臻元太後身子一個趔趄,被鳳秋奕及時扶住,他沉痛喚道:“母後……”


    太後紅了眼眶,眼中噙著淚水,她喃喃道:“不可能……不可能……”那個尊貴的太後,瞬間仿佛都蒼老了許多。白發人送黑發人。到底是悲涼和殘忍。她的溪兒正年少,不過十三歲,何以會歿了,太後又重複了一遍:“不可能……”


    鳳秋奕知道九千歲向來不會欺君,他說小七歿了就真的是歿了,他做君王十五載,早就看淡人間冷暖,可是小七是他的同胞兄弟,等於他的手足,手足被砍了,這種滋味,還是讓他有些難受。


    林潼麵上表情雖然看起來凝重,可是內心的感覺卻不盡然。他苦等了十五年,整整十五年。為的就是讓臻元太後生不如死。雖然有些東西不是朝著他想要的方向發展,但是結果都一樣。


    結果是,太子殘了,鳳秋溪死了。


    太後整個身子癱軟了下去,皇帝在旁扶著她:“母後,小七看到你這般,會心疼的。”


    太後整個人沉浸在悲痛之中,麵上垂著兩行淚水,她捂住了胸口,麵色慘白:“我的溪兒才十三,還沒有成家……怎麽就能舍得離開哀家……皇上,溪兒沒死。你告訴哀家他還活著……”


    在墨染夏攙扶下的宮薔柳心也痛的絞成了一團,她是不喜歡太後,不喜歡皇帝,可是她喜歡小七,就像弟弟那樣喜歡著。


    此時此刻,她腦海裏全部都是小七臨終的樣子,她眼中的淚水不覺淌了下來。


    麵對太後的請求,鳳秋奕卻是說不出話來,寧可相信這一切都是假的,也不願意承認小七離去的事實,他何嚐不是這樣想呢?可是事實就是事實。他得接受。


    臻元太後得不到皇帝的回應,忽而大哭了起來,幾乎哭得暈厥過去,是不是報應,如果是,就讓她一人承受。為何要報應在她的孩子身上。


    方侍中扶著臻元太後的手臂。哭道:“太後請節哀……”


    太後整個人都顫抖了起來,她看著他們個個悲戚的神情,那點不承認也瞬間土崩瓦解了,這麽說溪兒真的走了,他就那麽走了,走得毫無征兆,甚至連她們的麵都沒有再見一麵。


    鳳秋奕紅了的眼眶,漸漸恢複了正常,到底也是一代帝王,縱使親胞弟死了,也是不曾流一滴淚水。


    鳳秋奕將太後交給方侍中,他緩緩起了身,目光掃過受傷的水門和林潼等人,這才問道:“林愛卿,將事情始末講給朕聽。”

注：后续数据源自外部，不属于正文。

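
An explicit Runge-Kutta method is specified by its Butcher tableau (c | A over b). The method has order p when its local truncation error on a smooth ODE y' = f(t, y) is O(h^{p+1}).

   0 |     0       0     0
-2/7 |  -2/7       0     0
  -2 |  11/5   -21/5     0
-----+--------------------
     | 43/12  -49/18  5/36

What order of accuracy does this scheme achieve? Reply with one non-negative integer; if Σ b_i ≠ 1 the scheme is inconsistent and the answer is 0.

b = (43/12, -49/18, 5/36)
c = (0, -2/7, -2)
Ac = (0, 0, 6/5)
Σ b_i: 43/12·1 + (-49/18)·1 + 5/36·1 = 1 ✓
b·c: (-49/18)·(-2/7) + 5/36·(-2) = 1/2 ✓
b·c²: (-49/18)·4/49 + 5/36·4 = 1/3 ✓
b·Ac: 5/36·6/5 = 1/6 ✓; 3 stages ⇒ order 3.

3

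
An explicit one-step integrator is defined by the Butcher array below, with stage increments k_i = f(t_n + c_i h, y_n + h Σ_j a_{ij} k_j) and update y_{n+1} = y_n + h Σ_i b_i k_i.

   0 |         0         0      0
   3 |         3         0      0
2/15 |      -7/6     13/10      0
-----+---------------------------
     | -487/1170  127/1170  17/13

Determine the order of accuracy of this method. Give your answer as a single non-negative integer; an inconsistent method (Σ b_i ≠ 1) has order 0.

2

b = (-487/1170, 127/1170, 17/13)
c = (0, 3, 2/15)
Ac = (0, 0, 39/10)
Σ b_i: (-487/1170)·1 + 127/1170·1 + 17/13·1 = 1 ✓
b·c: 127/1170·3 + 17/13·2/15 = 1/2 ✓
b·c²: 127/1170·9 + 17/13·4/225 = 5851/5850 ≠ 1/3 ⇒ order 2.
b·Ac: 17/13·39/10 = 51/10 ≠ 1/6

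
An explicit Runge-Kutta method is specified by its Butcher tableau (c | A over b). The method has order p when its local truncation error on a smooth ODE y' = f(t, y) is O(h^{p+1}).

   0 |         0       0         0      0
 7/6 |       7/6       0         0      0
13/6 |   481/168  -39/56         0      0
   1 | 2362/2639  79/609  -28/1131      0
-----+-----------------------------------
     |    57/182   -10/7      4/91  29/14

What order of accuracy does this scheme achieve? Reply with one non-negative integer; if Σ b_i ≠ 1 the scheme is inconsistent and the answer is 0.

b = (57/182, -10/7, 4/91, 29/14)
c = (0, 7/6, 13/6, 1)
Ac = (0, 0, -13/16, 17/174)
Σ b_i: 57/182·1 + (-10/7)·1 + 4/91·1 + 29/14·1 = 1 ✓
b·c: (-10/7)·7/6 + 4/91·13/6 + 29/14·1 = 1/2 ✓
b·c²: (-10/7)·49/36 + 4/91·169/36 + 29/14·1 = 1/3 ✓
b·Ac: 4/91·(-13/16) + 29/14·17/174 = 1/6 ✓
b·c³: (-10/7)·343/216 + 4/91·2197/216 + 29/14·1 = 1/4 ✓
b·(c∘Ac): 4/91·(-169/96) + 29/14·17/174 = 1/8 ✓
b·Ac²: 4/91·(-91/96) + 29/14·7/116 = 1/12 ✓
b·A²c: 29/14·7/348 = 1/24 ✓; 4 stages ⇒ order 4.

4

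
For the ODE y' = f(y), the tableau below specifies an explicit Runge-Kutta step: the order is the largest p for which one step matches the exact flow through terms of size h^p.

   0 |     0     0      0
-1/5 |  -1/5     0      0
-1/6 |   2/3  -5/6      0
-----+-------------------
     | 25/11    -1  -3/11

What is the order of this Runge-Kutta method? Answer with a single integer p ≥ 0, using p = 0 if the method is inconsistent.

b = (25/11, -1, -3/11)
c = (0, -1/5, -1/6)
Ac = (0, 0, 1/6)
Σ b_i: 25/11·1 + (-1)·1 + (-3/11)·1 = 1 ✓
b·c: (-1)·(-1/5) + (-3/11)·(-1/6) = 27/110 ≠ 1/2 ⇒ order 1.

1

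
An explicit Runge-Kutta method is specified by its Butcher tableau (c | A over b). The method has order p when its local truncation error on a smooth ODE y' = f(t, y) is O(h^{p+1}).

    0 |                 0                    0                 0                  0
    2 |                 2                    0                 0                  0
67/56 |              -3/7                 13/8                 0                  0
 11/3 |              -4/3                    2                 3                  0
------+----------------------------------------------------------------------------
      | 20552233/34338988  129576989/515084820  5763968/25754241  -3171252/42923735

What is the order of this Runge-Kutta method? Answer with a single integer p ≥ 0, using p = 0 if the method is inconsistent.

b = (20552233/34338988, 129576989/515084820, 5763968/25754241, -3171252/42923735)
c = (0, 2, 67/56, 11/3)
Ac = (0, 0, 13/4, 425/56)
Σ b_i: 20552233/34338988·1 + 129576989/515084820·1 + 5763968/25754241·1 + (-3171252/42923735)·1 = 1 ✓
b·c: 129576989/515084820·2 + 5763968/25754241·67/56 + (-3171252/42923735)·11/3 = 1/2 ✓
b·c²: 129576989/515084820·4 + 5763968/25754241·4489/3136 + (-3171252/42923735)·121/9 = 1/3 ✓
b·Ac: 5763968/25754241·13/4 + (-3171252/42923735)·425/56 = 1/6 ✓
b·c³: 129576989/515084820·8 + 5763968/25754241·300763/175616 + (-3171252/42923735)·1331/27 = -2696090881/2163356244 ≠ 1/4 ⇒ order 3.
b·(c∘Ac): 5763968/25754241·871/224 + (-3171252/42923735)·4675/168 = -61072021/51508482 ≠ 1/8
b·Ac²: 5763968/25754241·13/2 + (-3171252/42923735)·38555/3136 = 1576148257/2884474992 ≠ 1/12
b·A²c: (-3171252/42923735)·39/4 = -30919707/42923735 ≠ 1/24

3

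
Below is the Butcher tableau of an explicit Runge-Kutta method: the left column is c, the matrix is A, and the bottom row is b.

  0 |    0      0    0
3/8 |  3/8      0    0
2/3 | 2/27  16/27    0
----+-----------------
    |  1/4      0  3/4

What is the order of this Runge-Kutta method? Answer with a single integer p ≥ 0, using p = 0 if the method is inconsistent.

b = (1/4, 0, 3/4)
c = (0, 3/8, 2/3)
Ac = (0, 0, 2/9)
Σ b_i: 1/4·1 + 3/4·1 = 1 ✓
b·c: 3/4·2/3 = 1/2 ✓
b·c²: 3/4·4/9 = 1/3 ✓
b·Ac: 3/4·2/9 = 1/6 ✓; 3 stages ⇒ order 3.

3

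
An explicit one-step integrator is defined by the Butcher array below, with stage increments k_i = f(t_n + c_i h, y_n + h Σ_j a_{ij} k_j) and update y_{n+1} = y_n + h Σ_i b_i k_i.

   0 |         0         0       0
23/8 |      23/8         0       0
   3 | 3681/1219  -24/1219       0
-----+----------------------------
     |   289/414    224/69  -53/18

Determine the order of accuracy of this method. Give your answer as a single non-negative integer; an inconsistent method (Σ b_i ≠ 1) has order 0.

b = (289/414, 224/69, -53/18)
c = (0, 23/8, 3)
Ac = (0, 0, -3/53)
Σ b_i: 289/414·1 + 224/69·1 + (-53/18)·1 = 1 ✓
b·c: 224/69·23/8 + (-53/18)·3 = 1/2 ✓
b·c²: 224/69·529/64 + (-53/18)·9 = 1/3 ✓
b·Ac: (-53/18)·(-3/53) = 1/6 ✓; 3 stages ⇒ order 3.

3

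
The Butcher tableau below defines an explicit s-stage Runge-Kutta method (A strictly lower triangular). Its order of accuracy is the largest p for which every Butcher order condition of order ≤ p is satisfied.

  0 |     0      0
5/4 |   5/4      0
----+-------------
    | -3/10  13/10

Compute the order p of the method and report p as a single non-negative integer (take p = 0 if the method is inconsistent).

b = (-3/10, 13/10)
c = (0, 5/4)
Σ b_i: (-3/10)·1 + 13/10·1 = 1 ✓
b·c: 13/10·5/4 = 13/8 ≠ 1/2 ⇒ order 1.

1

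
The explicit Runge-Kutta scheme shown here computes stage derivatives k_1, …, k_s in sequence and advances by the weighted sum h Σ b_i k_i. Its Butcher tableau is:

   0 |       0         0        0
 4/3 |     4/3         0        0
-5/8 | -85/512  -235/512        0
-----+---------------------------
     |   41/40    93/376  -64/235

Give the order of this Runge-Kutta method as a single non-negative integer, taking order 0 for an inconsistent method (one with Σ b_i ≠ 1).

b = (41/40, 93/376, -64/235)
c = (0, 4/3, -5/8)
Ac = (0, 0, -235/384)
Σ b_i: 41/40·1 + 93/376·1 + (-64/235)·1 = 1 ✓
b·c: 93/376·4/3 + (-64/235)·(-5/8) = 1/2 ✓
b·c²: 93/376·16/9 + (-64/235)·25/64 = 1/3 ✓
b·Ac: (-64/235)·(-235/384) = 1/6 ✓; 3 stages ⇒ order 3.

3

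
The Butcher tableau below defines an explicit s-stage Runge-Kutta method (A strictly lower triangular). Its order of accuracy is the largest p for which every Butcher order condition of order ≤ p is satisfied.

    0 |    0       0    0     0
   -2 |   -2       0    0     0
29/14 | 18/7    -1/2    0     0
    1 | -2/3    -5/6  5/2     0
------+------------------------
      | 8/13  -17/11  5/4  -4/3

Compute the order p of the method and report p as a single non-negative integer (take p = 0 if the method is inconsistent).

b = (8/13, -17/11, 5/4, -4/3)
c = (0, -2, 29/14, 1)
Ac = (0, 0, 1, 575/84)
Σ b_i: 8/13·1 + (-17/11)·1 + 5/4·1 + (-4/3)·1 = -1739/1716 ≠ 1 ⇒ order 0.

0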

    林潼青絲淩亂覆在麵上,修長玉指撥開幾縷,這才模棱兩可地說道,“皇上,微臣當時不在場,隻知道,七王爺是被水門所殺,死於水門的散魂圈下,魂飛魄散,再無輪回!”


    宮薔柳聽得心中一痛,人是有輪回的,她自己就是最好的例子,可是小七魂飛魄散了,她連他最後一縷魂魄也沒有找回,也就是說,他的生命止於此,再也無法輪回,再也沒有來世了,這樣的結局對他來說真的太過殘忍了。

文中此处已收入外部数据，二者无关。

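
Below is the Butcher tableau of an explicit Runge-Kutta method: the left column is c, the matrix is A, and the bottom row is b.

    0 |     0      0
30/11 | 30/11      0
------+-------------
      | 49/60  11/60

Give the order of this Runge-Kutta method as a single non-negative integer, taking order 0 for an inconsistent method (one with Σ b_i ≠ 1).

2

b = (49/60, 11/60)
c = (0, 30/11)
Σ b_i: 49/60·1 + 11/60·1 = 1 ✓
b·c: 11/60·30/11 = 1/2 ✓; 2 stages ⇒ order 2.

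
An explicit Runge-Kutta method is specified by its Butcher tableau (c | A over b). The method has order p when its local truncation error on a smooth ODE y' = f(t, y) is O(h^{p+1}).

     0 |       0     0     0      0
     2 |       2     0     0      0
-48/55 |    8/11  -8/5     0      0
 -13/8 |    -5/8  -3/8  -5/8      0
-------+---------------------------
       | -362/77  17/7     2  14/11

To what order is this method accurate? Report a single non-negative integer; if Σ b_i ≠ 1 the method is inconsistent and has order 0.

b = (-362/77, 17/7, 2, 14/11)
c = (0, 2, -48/55, -13/8)
Ac = (0, 0, -16/5, -9/44)
Σ b_i: (-362/77)·1 + 17/7·1 + 2·1 + 14/11·1 = 1 ✓
b·c: 17/7·2 + 2·(-48/55) + 14/11·(-13/8) = 1607/1540 ≠ 1/2 ⇒ order 1.

1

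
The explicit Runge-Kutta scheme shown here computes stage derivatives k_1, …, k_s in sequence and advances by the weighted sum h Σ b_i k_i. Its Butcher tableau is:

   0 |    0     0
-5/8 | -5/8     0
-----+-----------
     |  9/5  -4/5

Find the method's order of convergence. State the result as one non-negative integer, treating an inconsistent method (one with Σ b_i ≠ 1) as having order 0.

b = (9/5, -4/5)
c = (0, -5/8)
Σ b_i: 9/5·1 + (-4/5)·1 = 1 ✓
b·c: (-4/5)·(-5/8) = 1/2 ✓; 2 stages ⇒ order 2.

2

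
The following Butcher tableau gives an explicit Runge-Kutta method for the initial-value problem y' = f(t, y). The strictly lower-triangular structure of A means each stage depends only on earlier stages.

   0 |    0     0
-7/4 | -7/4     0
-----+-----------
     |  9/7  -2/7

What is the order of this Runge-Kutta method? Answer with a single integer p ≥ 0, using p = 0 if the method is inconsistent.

2

b = (9/7, -2/7)
c = (0, -7/4)
Σ b_i: 9/7·1 + (-2/7)·1 = 1 ✓
b·c: (-2/7)·(-7/4) = 1/2 ✓; 2 stages ⇒ order 2.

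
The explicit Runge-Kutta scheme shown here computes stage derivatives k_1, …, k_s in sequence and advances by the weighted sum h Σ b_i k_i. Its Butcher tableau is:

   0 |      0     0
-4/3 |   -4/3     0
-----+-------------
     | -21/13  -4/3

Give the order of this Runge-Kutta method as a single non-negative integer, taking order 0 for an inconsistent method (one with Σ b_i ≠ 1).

b = (-21/13, -4/3)
c = (0, -4/3)
Σ b_i: (-21/13)·1 + (-4/3)·1 = -115/39 ≠ 1 ⇒ order 0.

0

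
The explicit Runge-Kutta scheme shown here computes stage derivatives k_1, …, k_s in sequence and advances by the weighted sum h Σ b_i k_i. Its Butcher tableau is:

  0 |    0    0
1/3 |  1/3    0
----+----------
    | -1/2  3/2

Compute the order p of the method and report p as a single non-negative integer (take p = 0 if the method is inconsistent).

2

b = (-1/2, 3/2)
c = (0, 1/3)
Σ b_i: (-1/2)·1 + 3/2·1 = 1 ✓
b·c: 3/2·1/3 = 1/2 ✓; 2 stages ⇒ order 2.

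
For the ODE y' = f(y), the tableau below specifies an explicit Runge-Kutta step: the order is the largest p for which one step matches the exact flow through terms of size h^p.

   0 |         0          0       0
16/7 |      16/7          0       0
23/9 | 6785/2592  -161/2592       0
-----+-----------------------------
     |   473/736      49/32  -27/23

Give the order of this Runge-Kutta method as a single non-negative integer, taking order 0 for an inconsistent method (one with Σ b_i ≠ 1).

b = (473/736, 49/32, -27/23)
c = (0, 16/7, 23/9)
Ac = (0, 0, -23/162)
Σ b_i: 473/736·1 + 49/32·1 + (-27/23)·1 = 1 ✓
b·c: 49/32·16/7 + (-27/23)·23/9 = 1/2 ✓
b·c²: 49/32·256/49 + (-27/23)·529/81 = 1/3 ✓
b·Ac: (-27/23)·(-23/162) = 1/6 ✓; 3 stages ⇒ order 3.

3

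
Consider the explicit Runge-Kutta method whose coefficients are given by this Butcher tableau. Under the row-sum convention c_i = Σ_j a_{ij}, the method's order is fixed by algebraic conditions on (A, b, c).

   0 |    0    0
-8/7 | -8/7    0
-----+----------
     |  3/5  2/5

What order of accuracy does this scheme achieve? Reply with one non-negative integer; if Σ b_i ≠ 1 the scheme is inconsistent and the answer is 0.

b = (3/5, 2/5)
c = (0, -8/7)
Σ b_i: 3/5·1 + 2/5·1 = 1 ✓
b·c: 2/5·(-8/7) = -16/35 ≠ 1/2 ⇒ order 1.

1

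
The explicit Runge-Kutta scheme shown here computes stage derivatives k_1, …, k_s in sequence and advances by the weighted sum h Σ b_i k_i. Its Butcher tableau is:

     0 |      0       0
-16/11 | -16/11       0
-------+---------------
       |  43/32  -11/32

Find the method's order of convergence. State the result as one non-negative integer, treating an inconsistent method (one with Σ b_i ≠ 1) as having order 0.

2

b = (43/32, -11/32)
c = (0, -16/11)
Σ b_i: 43/32·1 + (-11/32)·1 = 1 ✓
b·c: (-11/32)·(-16/11) = 1/2 ✓; 2 stages ⇒ order 2.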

    太後聽得一陣激動,她看著那渾身是傷的水門:“為何,為何要殺溪兒!”


    水門抹了抹臉試圖趕走那皮膚下遊走的蠱蟲,已是感覺到自己撐不住了,心口一直被蠱蟲噬咬著,但是她要還原真相,蓮步而來,她在太後和皇帝的麵前跪了下去:“回皇上和太後,七王爺受了九千歲王妃蠱惑,單獨行動來欲殺水門,後,因救九千歲王妃,不幸死於水門的散魂圈下,水門無心殺他,還請皇上和太後明鑒。”


    鳳秋奕看著水門,眯了眯眼睛,他說:“你此話屬實?”


    水門點了點頭:“水門以祀月教的名義起誓,水門句句屬實!”


    林潼看了一眼宮薔柳,隻見她一臉的擔心和憂愁,他黑曜石一樣的雙瞳,深了一分,看來,事情不妙了。而他,作為一個臣子,此時此刻還不能為小東西據理力爭。

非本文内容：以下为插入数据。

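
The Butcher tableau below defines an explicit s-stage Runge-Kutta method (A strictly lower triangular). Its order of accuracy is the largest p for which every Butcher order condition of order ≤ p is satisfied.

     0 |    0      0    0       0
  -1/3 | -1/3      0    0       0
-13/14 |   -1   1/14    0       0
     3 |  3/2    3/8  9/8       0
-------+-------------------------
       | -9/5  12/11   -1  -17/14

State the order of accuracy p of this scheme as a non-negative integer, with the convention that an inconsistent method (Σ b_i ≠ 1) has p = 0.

0

b = (-9/5, 12/11, -1, -17/14)
c = (0, -1/3, -13/14, 3)
Ac = (0, 0, -1/42, -131/112)
Σ b_i: (-9/5)·1 + 12/11·1 + (-1)·1 + (-17/14)·1 = -2251/770 ≠ 1 ⇒ order 0.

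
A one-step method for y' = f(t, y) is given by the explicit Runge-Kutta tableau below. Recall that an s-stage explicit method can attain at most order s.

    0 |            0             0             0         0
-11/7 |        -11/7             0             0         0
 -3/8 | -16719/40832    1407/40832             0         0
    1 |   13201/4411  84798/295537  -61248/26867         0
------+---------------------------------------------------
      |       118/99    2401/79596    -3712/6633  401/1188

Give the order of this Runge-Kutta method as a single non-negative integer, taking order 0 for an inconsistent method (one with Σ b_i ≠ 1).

4

b = (118/99, 2401/79596, -3712/6633, 401/1188)
c = (0, -11/7, -3/8, 1)
Ac = (0, 0, -201/3712, 162/401)
Σ b_i: 118/99·1 + 2401/79596·1 + (-3712/6633)·1 + 401/1188·1 = 1 ✓
b·c: 2401/79596·(-11/7) + (-3712/6633)·(-3/8) + 401/1188·1 = 1/2 ✓
b·c²: 2401/79596·121/49 + (-3712/6633)·9/64 + 401/1188·1 = 1/3 ✓
b·Ac: (-3712/6633)·(-201/3712) + 401/1188·162/401 = 1/6 ✓
b·c³: 2401/79596·(-1331/343) + (-3712/6633)·(-27/512) + 401/1188·1 = 1/4 ✓
b·(c∘Ac): (-3712/6633)·603/29696 + 401/1188·162/401 = 1/8 ✓
b·Ac²: (-3712/6633)·2211/25984 + 401/1188·1089/2807 = 1/12 ✓
b·A²c: 401/1188·99/802 = 1/24 ✓; 4 stages ⇒ order 4.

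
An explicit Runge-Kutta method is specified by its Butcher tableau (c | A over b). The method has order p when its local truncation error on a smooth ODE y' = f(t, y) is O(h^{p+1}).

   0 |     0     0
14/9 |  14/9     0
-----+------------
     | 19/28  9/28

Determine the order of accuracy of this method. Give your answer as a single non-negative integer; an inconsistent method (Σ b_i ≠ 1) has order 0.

2

b = (19/28, 9/28)
c = (0, 14/9)
Σ b_i: 19/28·1 + 9/28·1 = 1 ✓
b·c: 9/28·14/9 = 1/2 ✓; 2 stages ⇒ order 2.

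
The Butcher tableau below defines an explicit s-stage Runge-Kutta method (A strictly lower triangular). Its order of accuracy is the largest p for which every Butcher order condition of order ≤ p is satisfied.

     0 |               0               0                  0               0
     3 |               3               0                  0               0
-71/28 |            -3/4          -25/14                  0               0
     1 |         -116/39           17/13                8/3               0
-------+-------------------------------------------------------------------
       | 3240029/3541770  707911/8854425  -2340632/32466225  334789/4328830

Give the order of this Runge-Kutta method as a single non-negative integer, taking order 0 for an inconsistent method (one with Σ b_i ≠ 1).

b = (3240029/3541770, 707911/8854425, -2340632/32466225, 334789/4328830)
c = (0, 3, -71/28, 1)
Ac = (0, 0, -75/14, -775/273)
Σ b_i: 3240029/3541770·1 + 707911/8854425·1 + (-2340632/32466225)·1 + 334789/4328830·1 = 1 ✓
b·c: 707911/8854425·3 + (-2340632/32466225)·(-71/28) + 334789/4328830·1 = 1/2 ✓
b·c²: 707911/8854425·9 + (-2340632/32466225)·5041/784 + 334789/4328830·1 = 1/3 ✓
b·Ac: (-2340632/32466225)·(-75/14) + 334789/4328830·(-775/273) = 1/6 ✓
b·c³: 707911/8854425·27 + (-2340632/32466225)·(-357911/21952) + 334789/4328830·1 = 16110017/4722360 ≠ 1/4 ⇒ order 3.
b·(c∘Ac): (-2340632/32466225)·5325/392 + 334789/4328830·(-775/273) = -283081/236118 ≠ 1/8
b·Ac²: (-2340632/32466225)·(-225/14) + 334789/4328830·110515/3822 = 123448313/36362172 ≠ 1/12
b·A²c: 334789/4328830·(-100/7) = -478270/432883 ≠ 1/24

3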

    鳳秋奕似在斟酌沉思,他看了一眼林潼,問道:“林愛卿,你以為呢?”


    太後見皇帝對林潼還是這般客氣,方才聽到水門說溪兒是被宮薔柳這個妖女蠱惑才會去做了糊塗事,不由得怒火中燒:“皇帝有什麽可問他的,溪兒在皇宮裏待得好好的,若不是被妖女蠱惑,豈會去殺水門!”


    宮薔柳百口莫辯,她真的沒有要小七去殺水門,可是她也不想解釋,因為小七確實是不在了,小七確實是為了自己而死的。如果不是小七,現在魂飛魄散的人是她……


    林潼看著太後,說道:“太後,微臣能理解你的喪子之痛……可是……”


    “理解!”太後反唇相譏,冷笑了起來:“你一個閹人,莫不是也喪子過所以才能理解哀家的喪子之痛!”


    林潼渾身僵直,塗著厚重脂粉的臉,幽白幽白,他斂去眸中的痛苦,壓抑著喉嚨裏湧上來的哽咽和酸楚,說道:“太後取笑本座了,本座隻不過是想說,七王爺最終是被水門所殺害,而且永世都不能再輪回,這一切的錯,都是水門造成的!”


    水門瞪著林潼:“九千歲,你的王妃就沒有錯?”


    林潼表情陰涼,他看著水門的臉色慘白如紙,便知道她要熬不過去了,他握緊嗜血劍指著水門:“祀月教左護法殺我大梁七王爺,罪無可恕,來人,給本座將水門拿下!”


    眾侍衛準備就緒,圍攻水門。


    水門嗬嗬笑了一下:“水門本就是將死之人,不怕你們。”


    鳳秋奕似在思索,中和林潼和水門所說,七王爺就是因九千歲王妃而死,而水門是罪無可恕。這樣說起來,二個人都不能放過。可是他有私心,七王爺已去,他不想再失去他們二人。


    太後已認清楚事實,就是溪兒已不在,那些害死他的人,都不能輕饒。而她心中一直恨著宮薔柳,若不是她,她的溪兒不會連性命都丟掉。若不是宮薔柳,宛如不會死。這一切都是宮薔柳的錯。她抹去了臉上殘存的淚水,看著皇帝道:“皇上,九千歲王妃,要殺;水門,也不能放過!”


    宮薔柳睜大了眼睛,她一瞬不瞬地看著大人……


    她擔心的,還是沒能逃過,太後不會放過自己,因為她一直知道,太後憎惡著自己。宮薔知道這一難,躲不過去了,太後對她的不滿終因小七的離去而爆發了!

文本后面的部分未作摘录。